St. John of Kronstadt

Recent sermon

5th Sunday of Lent

St. Mary of Egypt

This fifth Sunday of Great Lent concludes a week of increased effort in prayer. On Wednesday evening we read again the great hymn of repentance – the Canon of St Andrew of Crete. In monasteries and some parish churches the life of St Mary of Egypt was read aloud during that service. St Mary’s life is a colourful example of a dramatic repentance. Although I would guess that none of us have experienced a repentance as forceful as hers, repentance is basic for all of us in our relationship with God. I’d like to think about how her life illustrates this. I’m assuming that most people know the story – if not it’s easy to find on the internet.

Mary spent forty-seven years in the strictest asceticism, completely alone in the desert. But paradoxically, we see in the life of this solitary restored relationships – relationships with God, with people, with self and with creation. Her own restored relationship with God is evident in the outward signs of her holiness: she has the gift of insight; she knows the Scriptures although she cannot read. She has survived in conditions that would not normally support human life.
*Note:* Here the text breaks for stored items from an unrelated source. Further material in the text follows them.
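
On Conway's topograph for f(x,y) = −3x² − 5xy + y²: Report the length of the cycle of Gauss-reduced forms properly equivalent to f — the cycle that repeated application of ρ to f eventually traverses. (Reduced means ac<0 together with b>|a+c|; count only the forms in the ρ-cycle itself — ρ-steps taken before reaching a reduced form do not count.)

D = 37, ⌊√D⌋ = 6
descent: ρ → (1,5,-3)  [lands on river]
river: ρ → (-3,1,3)
river: ρ → (3,5,-1)
river: ρ → (-1,5,3)
river: ρ → (3,1,-3)
river: ρ → (-3,5,1)
ρ-cycle length = 6 (tail of 1 descent step not counted)

6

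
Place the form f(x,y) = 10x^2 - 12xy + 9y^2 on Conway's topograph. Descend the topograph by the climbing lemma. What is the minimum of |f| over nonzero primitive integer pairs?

translate: b→8 (≡-12 mod 20), so (10,-12,9)→(10,8,7)
flip: (10,8,7)→(7,-8,10)
translate: b→6 (≡-8 mod 14), so (7,-8,10)→(7,6,9)
reduced (well bottom): (7,6,9) with a≤c, −a<b≤a
well minimum = a = 7

7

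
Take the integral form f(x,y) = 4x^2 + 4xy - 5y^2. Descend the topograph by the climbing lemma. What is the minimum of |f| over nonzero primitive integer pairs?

river: ρ → (-5,6,3)
river: ρ → (3,6,-5)
river: ρ → (-5,4,4)
river: ρ → (4,4,-5)
closes: descent 0, river 4
min |a| on river = 3

3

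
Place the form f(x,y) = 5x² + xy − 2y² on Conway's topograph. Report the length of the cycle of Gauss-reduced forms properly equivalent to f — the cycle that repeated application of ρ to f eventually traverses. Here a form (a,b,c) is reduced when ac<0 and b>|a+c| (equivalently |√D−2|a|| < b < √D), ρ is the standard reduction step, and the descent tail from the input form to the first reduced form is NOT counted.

D = 41, ⌊√D⌋ = 6
descent: ρ → (-2,3,4)  [lands on river]
river: ρ → (4,5,-1)
river: ρ → (-1,5,4)
river: ρ → (4,3,-2)
river: ρ → (-2,5,2)
river: ρ → (2,3,-4)
river: ρ → (-4,5,1)
river: ρ → (1,5,-4)
river: ρ → (-4,3,2)
river: ρ → (2,5,-2)
ρ-cycle length = 10 (tail of 1 descent step not counted)

10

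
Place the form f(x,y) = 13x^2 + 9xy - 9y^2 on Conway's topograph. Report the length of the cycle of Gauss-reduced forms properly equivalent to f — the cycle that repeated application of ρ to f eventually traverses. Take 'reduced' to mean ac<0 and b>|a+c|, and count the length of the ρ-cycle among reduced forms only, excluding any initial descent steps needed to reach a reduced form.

D = 549, ⌊√D⌋ = 23
river: ρ → (-9,9,13)
river: ρ → (13,17,-5)
river: ρ → (-5,23,1)
river: ρ → (1,23,-5)
river: ρ → (-5,17,13)
river: ρ → (13,9,-9)
ρ-cycle length = 6 (tail of 0 descent steps not counted)

6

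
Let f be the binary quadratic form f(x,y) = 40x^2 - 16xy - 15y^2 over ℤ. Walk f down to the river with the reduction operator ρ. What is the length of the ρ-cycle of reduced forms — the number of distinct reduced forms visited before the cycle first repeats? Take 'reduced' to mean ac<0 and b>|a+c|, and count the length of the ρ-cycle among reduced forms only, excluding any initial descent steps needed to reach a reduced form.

D = 2656, ⌊√D⌋ = 51
descent: ρ → (-15,46,9)  [lands on river]
river: ρ → (9,44,-20)
river: ρ → (-20,36,17)
river: ρ → (17,32,-24)
river: ρ → (-24,16,25)
river: ρ → (25,34,-15)
river: ρ → (-15,26,33)
river: ρ → (33,40,-8)
river: ρ → (-8,40,33)
river: ρ → (33,26,-15)
river: ρ → (-15,34,25)
river: ρ → (25,16,-24)
river: ρ → (-24,32,17)
river: ρ → (17,36,-20)
river: ρ → (-20,44,9)
river: ρ → (9,46,-15)
river: ρ → (-15,44,12)
river: ρ → (12,28,-39)
river: ρ → (-39,50,1)
river: ρ → (1,50,-39)
river: ρ → (-39,28,12)
river: ρ → (12,44,-15)
ρ-cycle length = 22 (tail of 1 descent step not counted)

22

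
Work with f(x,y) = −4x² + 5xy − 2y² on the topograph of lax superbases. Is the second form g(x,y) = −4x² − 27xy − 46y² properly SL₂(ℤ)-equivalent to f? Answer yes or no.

D₁ = -7, D₂ = -7
f is negative-definite; reduce −f:
−f: translate: b→3 (≡-5 mod 8), so (4,-5,2)→(4,3,1)
−f: flip: (4,3,1)→(1,-3,4)
−f: translate: b→1 (≡-3 mod 2), so (1,-3,4)→(1,1,2)
−f: reduced (well bottom): (1,1,2) with a≤c, −a<b≤a
flip sign back: reduced form of f is (-1,-1,-2)
g is negative-definite; reduce −g:
−g: translate: b→3 (≡27 mod 8), so (4,27,46)→(4,3,1)
−g: flip: (4,3,1)→(1,-3,4)
−g: translate: b→1 (≡-3 mod 2), so (1,-3,4)→(1,1,2)
−g: reduced (well bottom): (1,1,2) with a≤c, −a<b≤a
flip sign back: reduced form of g is (-1,-1,-2)
reduced forms (-1, -1, -2) vs (-1, -1, -2) ⇒ equivalent

yes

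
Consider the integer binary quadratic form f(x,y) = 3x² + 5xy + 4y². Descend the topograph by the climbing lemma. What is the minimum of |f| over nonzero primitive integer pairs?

translate: b→-1 (≡5 mod 6), so (3,5,4)→(3,-1,2)
flip: (3,-1,2)→(2,1,3)
reduced (well bottom): (2,1,3) with a≤c, −a<b≤a
well minimum = a = 2

2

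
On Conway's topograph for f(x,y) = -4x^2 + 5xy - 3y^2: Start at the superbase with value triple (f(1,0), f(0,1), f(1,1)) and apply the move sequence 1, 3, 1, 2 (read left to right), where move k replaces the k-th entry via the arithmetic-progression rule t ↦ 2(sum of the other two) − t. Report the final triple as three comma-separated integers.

start (-4,-3,-2) = (f(1,0),f(0,1),f(1,1))
replace slot 1: 2·((-3)+(-2)) − (-4) = -6 → (-6,-3,-2)
replace slot 3: 2·((-6)+(-3)) − (-2) = -16 → (-6,-3,-16)
replace slot 1: 2·((-3)+(-16)) − (-6) = -32 → (-32,-3,-16)
replace slot 2: 2·((-32)+(-16)) − (-3) = -93 → (-32,-93,-16)

-32,-93,-16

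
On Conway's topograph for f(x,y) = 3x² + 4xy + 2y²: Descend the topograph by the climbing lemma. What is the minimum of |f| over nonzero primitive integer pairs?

translate: b→-2 (≡4 mod 6), so (3,4,2)→(3,-2,1)
flip: (3,-2,1)→(1,2,3)
translate: b→0 (≡2 mod 2), so (1,2,3)→(1,0,2)
reduced (well bottom): (1,0,2) with a≤c, −a<b≤a
well minimum = a = 1

1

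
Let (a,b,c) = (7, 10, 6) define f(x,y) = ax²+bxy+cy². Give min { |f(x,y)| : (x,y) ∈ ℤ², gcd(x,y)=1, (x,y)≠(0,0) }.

translate: b→-4 (≡10 mod 14), so (7,10,6)→(7,-4,3)
flip: (7,-4,3)→(3,4,7)
translate: b→-2 (≡4 mod 6), so (3,4,7)→(3,-2,6)
reduced (well bottom): (3,-2,6) with a≤c, −a<b≤a
well minimum = a = 3

3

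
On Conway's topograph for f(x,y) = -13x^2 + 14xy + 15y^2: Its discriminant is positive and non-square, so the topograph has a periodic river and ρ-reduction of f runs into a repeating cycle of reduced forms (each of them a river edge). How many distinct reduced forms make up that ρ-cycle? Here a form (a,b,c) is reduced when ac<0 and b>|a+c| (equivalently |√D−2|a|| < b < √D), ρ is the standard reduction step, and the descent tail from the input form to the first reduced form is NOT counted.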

But there are other people in the story too. A key character is the monk Zosimas. Up to the time when he meets Mary in the depths of the desert he has led an exemplary monastic life in community, but is afflicted with “the curse of comparison”, something which always divides people. He’s tempted by the thought that no-one has exceeded his ascetic feats, so he can’t escape from a feeling of superiority to his brother monks. He has prayed to be delivered from this, and is led by God to his meeting with Mary, whose extreme asceticism - and holiness - puts paid to his delusion.

The meeting between Mary and Zosimas is a charming part of the story. They both fall on the ground beseeching the other to bless them. Mary astonishes Zosimas by calling him by his name, and then by insisting that he should bless her because he is a priest. Finally, he persuades her to bless him and they both stand up and talk. So Zosimas’ formal rank of monk and priest provide no guarantees where holiness is concerned!
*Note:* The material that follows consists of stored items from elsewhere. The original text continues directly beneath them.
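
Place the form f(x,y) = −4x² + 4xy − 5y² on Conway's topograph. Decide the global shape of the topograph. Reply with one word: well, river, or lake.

D = b²−4ac = 4² − 4·(-4)·(-5) = -64
D < 0 ⇒ definite ⇒ every region one sign ⇒ single well

well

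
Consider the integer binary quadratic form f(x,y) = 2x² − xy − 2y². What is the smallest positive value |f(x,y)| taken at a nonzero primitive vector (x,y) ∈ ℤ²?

descent: ρ → (-2,1,2)  [lands on river]
river: ρ → (2,3,-1)
river: ρ → (-1,3,2)
river: ρ → (2,1,-2)
river: ρ → (-2,3,1)
river: ρ → (1,3,-2)
closes: descent 1, river 6
min |a| on river = 1

1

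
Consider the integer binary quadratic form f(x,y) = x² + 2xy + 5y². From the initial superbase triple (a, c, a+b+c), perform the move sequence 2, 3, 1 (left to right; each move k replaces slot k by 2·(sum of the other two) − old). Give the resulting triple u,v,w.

start (1,5,8) = (f(1,0),f(0,1),f(1,1))
replace slot 2: 2·(1+8) − 5 = 13 → (1,13,8)
replace slot 3: 2·(1+13) − 8 = 20 → (1,13,20)
replace slot 1: 2·(13+20) − 1 = 65 → (65,13,20)

65,13,20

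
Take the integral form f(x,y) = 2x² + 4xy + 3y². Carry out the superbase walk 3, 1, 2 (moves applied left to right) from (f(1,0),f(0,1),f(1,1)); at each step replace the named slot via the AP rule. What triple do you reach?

start (2,3,9) = (f(1,0),f(0,1),f(1,1))
replace slot 3: 2·(2+3) − 9 = 1 → (2,3,1)
replace slot 1: 2·(3+1) − 2 = 6 → (6,3,1)
replace slot 2: 2·(6+1) − 3 = 11 → (6,11,1)

6,11,1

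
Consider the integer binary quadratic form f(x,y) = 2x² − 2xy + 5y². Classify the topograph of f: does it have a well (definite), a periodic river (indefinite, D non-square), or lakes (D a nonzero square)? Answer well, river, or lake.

D = b²−4ac = (-2)² − 4·2·5 = -36
D < 0 ⇒ definite ⇒ every region one sign ⇒ single well

well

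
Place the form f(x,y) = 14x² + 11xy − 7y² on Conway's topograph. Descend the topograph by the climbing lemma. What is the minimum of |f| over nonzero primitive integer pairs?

river: ρ → (-7,17,8)
river: ρ → (8,15,-9)
river: ρ → (-9,21,2)
river: ρ → (2,19,-19)
river: ρ → (-19,19,2)
river: ρ → (2,21,-9)
river: ρ → (-9,15,8)
river: ρ → (8,17,-7)
river: ρ → (-7,11,14)
river: ρ → (14,17,-4)
river: ρ → (-4,15,18)
river: ρ → (18,21,-1)
river: ρ → (-1,21,18)
river: ρ → (18,15,-4)
river: ρ → (-4,17,14)
river: ρ → (14,11,-7)
closes: descent 0, river 16
min |a| on river = 1

1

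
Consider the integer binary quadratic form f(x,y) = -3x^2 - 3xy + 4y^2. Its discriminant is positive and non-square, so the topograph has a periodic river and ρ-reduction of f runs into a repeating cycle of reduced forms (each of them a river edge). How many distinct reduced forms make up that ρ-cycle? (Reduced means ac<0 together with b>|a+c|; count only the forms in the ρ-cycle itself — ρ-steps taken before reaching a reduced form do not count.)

D = 57, ⌊√D⌋ = 7
descent: ρ → (4,3,-3)  [lands on river]
river: ρ → (-3,3,4)
river: ρ → (4,5,-2)
river: ρ → (-2,7,1)
river: ρ → (1,7,-2)
river: ρ → (-2,5,4)
ρ-cycle length = 6 (tail of 1 descent step not counted)

6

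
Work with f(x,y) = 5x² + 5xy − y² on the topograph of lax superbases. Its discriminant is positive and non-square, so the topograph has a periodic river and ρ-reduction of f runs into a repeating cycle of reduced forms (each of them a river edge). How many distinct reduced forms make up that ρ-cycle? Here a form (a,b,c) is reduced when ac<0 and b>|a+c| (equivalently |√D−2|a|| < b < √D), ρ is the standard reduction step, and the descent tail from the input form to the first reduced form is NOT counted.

D = 45, ⌊√D⌋ = 6
river: ρ → (-1,5,5)
river: ρ → (5,5,-1)
ρ-cycle length = 2 (tail of 0 descent steps not counted)

2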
The Epistle appointed for Mary’s Sunday underlines this: For you are all children of God through faith in Christ Jesus. For as many of you as were baptized into Christ have put on Christ. There is neither Jew nor Greek, there is neither slave nor free, there is neither male nor female; for you are all one in Christ Jesus. The life in Christ is characterised by restored relationships between people – relationships where comparison and rank are put aside: what counts is a shared life in Christ.

Mary’s life also gives us examples of restored relationships with the created world. Gloriously, after her death a friendly lion appears to help Zosimas dig her grave and then goes back into the desert.
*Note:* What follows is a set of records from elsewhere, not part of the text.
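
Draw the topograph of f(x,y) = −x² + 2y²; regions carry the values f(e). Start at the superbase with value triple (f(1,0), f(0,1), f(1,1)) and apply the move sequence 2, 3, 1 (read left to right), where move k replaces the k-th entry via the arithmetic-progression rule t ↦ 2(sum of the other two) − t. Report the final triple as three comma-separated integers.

start (-1,2,1) = (f(1,0),f(0,1),f(1,1))
replace slot 2: 2·((-1)+1) − 2 = -2 → (-1,-2,1)
replace slot 3: 2·((-1)+(-2)) − 1 = -7 → (-1,-2,-7)
replace slot 1: 2·((-2)+(-7)) − (-1) = -17 → (-17,-2,-7)

-17,-2,-7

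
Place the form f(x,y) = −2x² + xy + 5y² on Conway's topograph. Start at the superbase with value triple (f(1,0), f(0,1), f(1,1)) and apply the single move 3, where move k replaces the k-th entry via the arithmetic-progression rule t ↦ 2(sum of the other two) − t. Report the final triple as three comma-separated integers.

start (-2,5,4) = (f(1,0),f(0,1),f(1,1))
replace slot 3: 2·((-2)+5) − 4 = 2 → (-2,5,2)

-2,5,2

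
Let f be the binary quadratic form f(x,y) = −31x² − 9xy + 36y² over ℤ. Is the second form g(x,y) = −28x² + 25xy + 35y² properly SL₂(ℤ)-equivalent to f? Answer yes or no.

D₁ = 4545, D₂ = 4545
river cycle of f (length 6): (36, 9, -31), (-31, 53, 14), (14, 59, -19), (-19, 55, 20), (20, 65, -4), (-4, 63, 36)
river cycle of g (length 8): (35, 45, -18), (-18, 63, 8), (8, 65, -10), (-10, 55, 38), (38, 21, -27), (-27, 33, 32), (32, 31, -28), (-28, 25, 35)
cycles differ ⇒ inequivalent

no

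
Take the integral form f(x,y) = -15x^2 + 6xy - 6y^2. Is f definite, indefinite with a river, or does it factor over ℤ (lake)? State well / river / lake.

D = b²−4ac = 6² − 4·(-15)·(-6) = -324
D < 0 ⇒ definite ⇒ every region one sign ⇒ single well

well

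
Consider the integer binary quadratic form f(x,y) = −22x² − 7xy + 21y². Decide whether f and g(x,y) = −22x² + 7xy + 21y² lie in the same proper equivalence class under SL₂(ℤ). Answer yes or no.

D₁ = 1897, D₂ = 1897
river cycle of f (length 10): (21, 7, -22), (-22, 37, 6), (6, 35, -28), (-28, 21, 13), (13, 31, -18), (-18, 41, 3), (3, 43, -4), (-4, 37, 33), (33, 29, -8), (-8, 35, 21)
river cycle of g (length 10): (21, 35, -8), (-8, 29, 33), (33, 37, -4), (-4, 43, 3), (3, 41, -18), (-18, 31, 13), (13, 21, -28), (-28, 35, 6), (6, 37, -22), (-22, 7, 21)
cycles differ ⇒ inequivalent

no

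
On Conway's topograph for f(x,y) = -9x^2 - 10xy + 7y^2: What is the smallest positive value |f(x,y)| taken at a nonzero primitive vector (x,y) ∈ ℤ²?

descent: ρ → (7,10,-9)  [lands on river]
river: ρ → (-9,8,8)
river: ρ → (8,8,-9)
river: ρ → (-9,10,7)
river: ρ → (7,18,-1)
river: ρ → (-1,18,7)
closes: descent 1, river 6
min |a| on river = 1

1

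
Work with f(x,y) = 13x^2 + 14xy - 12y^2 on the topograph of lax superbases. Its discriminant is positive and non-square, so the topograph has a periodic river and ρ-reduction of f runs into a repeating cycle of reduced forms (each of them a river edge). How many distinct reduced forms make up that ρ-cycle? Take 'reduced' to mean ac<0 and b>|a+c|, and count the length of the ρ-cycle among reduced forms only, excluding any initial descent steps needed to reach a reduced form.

D = 820, ⌊√D⌋ = 28
river: ρ → (-12,10,15)
river: ρ → (15,20,-7)
river: ρ → (-7,22,12)
river: ρ → (12,26,-3)
river: ρ → (-3,28,3)
river: ρ → (3,26,-12)
river: ρ → (-12,22,7)
river: ρ → (7,20,-15)
river: ρ → (-15,10,12)
river: ρ → (12,14,-13)
river: ρ → (-13,12,13)
river: ρ → (13,14,-12)
ρ-cycle length = 12 (tail of 0 descent steps not counted)

12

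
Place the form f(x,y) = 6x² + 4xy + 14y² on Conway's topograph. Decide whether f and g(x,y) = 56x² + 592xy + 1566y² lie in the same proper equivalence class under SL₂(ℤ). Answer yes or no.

D₁ = -320, D₂ = -320
f: reduced (well bottom): (6,4,14) with a≤c, −a<b≤a
g: translate: b→32 (≡592 mod 112), so (56,592,1566)→(56,32,6)
g: flip: (56,32,6)→(6,-32,56)
g: translate: b→4 (≡-32 mod 12), so (6,-32,56)→(6,4,14)
g: reduced (well bottom): (6,4,14) with a≤c, −a<b≤a
reduced forms (6, 4, 14) vs (6, 4, 14) ⇒ equivalent

yes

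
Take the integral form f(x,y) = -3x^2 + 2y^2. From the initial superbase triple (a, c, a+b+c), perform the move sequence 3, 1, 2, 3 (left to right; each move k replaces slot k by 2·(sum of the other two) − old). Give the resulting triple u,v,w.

start (-3,2,-1) = (f(1,0),f(0,1),f(1,1))
replace slot 3: 2·((-3)+2) − (-1) = -1 → (-3,2,-1)
replace slot 1: 2·(2+(-1)) − (-3) = 5 → (5,2,-1)
replace slot 2: 2·(5+(-1)) − 2 = 6 → (5,6,-1)
replace slot 3: 2·(5+6) − (-1) = 23 → (5,6,23)

5,6,23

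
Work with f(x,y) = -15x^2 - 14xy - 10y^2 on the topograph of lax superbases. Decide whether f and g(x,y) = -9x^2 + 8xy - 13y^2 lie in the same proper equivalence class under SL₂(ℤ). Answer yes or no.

D₁ = -404, D₂ = -404
f is negative-definite; reduce −f:
−f: flip: (15,14,10)→(10,-14,15)
−f: translate: b→6 (≡-14 mod 20), so (10,-14,15)→(10,6,11)
−f: reduced (well bottom): (10,6,11) with a≤c, −a<b≤a
flip sign back: reduced form of f is (-10,-6,-11)
g is negative-definite; reduce −g:
−g: reduced (well bottom): (9,-8,13) with a≤c, −a<b≤a
flip sign back: reduced form of g is (-9,8,-13)
reduced forms (-10, -6, -11) vs (-9, 8, -13) ⇒ inequivalent

no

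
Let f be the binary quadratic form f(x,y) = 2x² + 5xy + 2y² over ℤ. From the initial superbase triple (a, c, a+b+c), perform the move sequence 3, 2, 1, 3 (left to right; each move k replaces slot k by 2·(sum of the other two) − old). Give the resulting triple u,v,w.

start (2,2,9) = (f(1,0),f(0,1),f(1,1))
replace slot 3: 2·(2+2) − 9 = -1 → (2,2,-1)
replace slot 2: 2·(2+(-1)) − 2 = 0 → (2,0,-1)
replace slot 1: 2·(0+(-1)) − 2 = -4 → (-4,0,-1)
replace slot 3: 2·((-4)+0) − (-1) = -7 → (-4,0,-7)

-4,0,-7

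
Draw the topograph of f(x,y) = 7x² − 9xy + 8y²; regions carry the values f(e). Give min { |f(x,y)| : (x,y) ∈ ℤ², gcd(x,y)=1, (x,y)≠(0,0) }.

translate: b→5 (≡-9 mod 14), so (7,-9,8)→(7,5,6)
flip: (7,5,6)→(6,-5,7)
reduced (well bottom): (6,-5,7) with a≤c, −a<b≤a
well minimum = a = 6

6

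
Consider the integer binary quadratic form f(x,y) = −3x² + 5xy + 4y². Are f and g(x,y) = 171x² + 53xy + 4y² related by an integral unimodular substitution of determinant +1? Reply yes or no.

D₁ = 73, D₂ = 73
river cycle of f (length 18): (4, 3, -4), (-4, 5, 3), (3, 7, -2), (-2, 5, 6), (6, 7, -1), (-1, 7, 6), (6, 5, -2), (-2, 7, 3), (3, 5, -4), (-4, 3, 4), … (8 more)
river cycle of g (length 18): (4, 3, -4), (-4, 5, 3), (3, 7, -2), (-2, 5, 6), (6, 7, -1), (-1, 7, 6), (6, 5, -2), (-2, 7, 3), (3, 5, -4), (-4, 3, 4), … (8 more)
cycles coincide ⇒ equivalent

yes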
But what about a restored relationship with herself? Mary has “a past”. One could say an exaggerated stereotype of a sinful past. But the story illustrates fundamental aspects of the experience of repentance for all of us. It gives us a lively example of metanoia, a complete 180 degree change of direction towards God. For many people there is a decisive moment of conversion, when we acknowledge that life has become unmanageable, that we have to hand everything over to God or spiral into destruction. It can be a recognition that the way we are living is a mask - the way I’m living now is not fundamentally who I am. Even if we don’t have a radical conversion experience, Christianity involves a continual effort of metanoia, of returning to our identity as children of God.

But, the point of the story would be completely lost if Mary’s past was airbrushed away. God’s grace can transform everything that we are. A helpful illustration may be a beautiful diamond that has been spoilt by a disfiguring scratch. The master-craftsman takes the diamond and engraves a rose, the stem of the rose is the scratch. Another example could be a painting whose canvas has been slashed. The painter reworks the painting, incorporating the rent in the canvas so that the final work is more textured and profound, if not as conventional, than it was before.

Mary’s capacity to channel the previously destructive elements of her passionate nature into fuel for her love for God is one of the main dynamics of the story. This is consistent with the Orthodox ascetic approach to dealing with sinful energy. The point is not to destroy the energies of our souls, but to redirect them in ways that lead us towards God. Perhaps one could summarise the whole of the life of St Mary of Egypt with the words: “Who do you love? How do you love?”. In the Gospel appointed for today the Lord says of the sinful woman: “she loved much”.

So, as we begin the last week of Great Lent and move into Holy Week, Mary’s life challenges us to reflect on the questions “Who do I love?” “How do I love?” As Christians we know that we are first loved with a love infinitely greater than our own. But we have to respond – becoming in that love, the person that we are meant to be.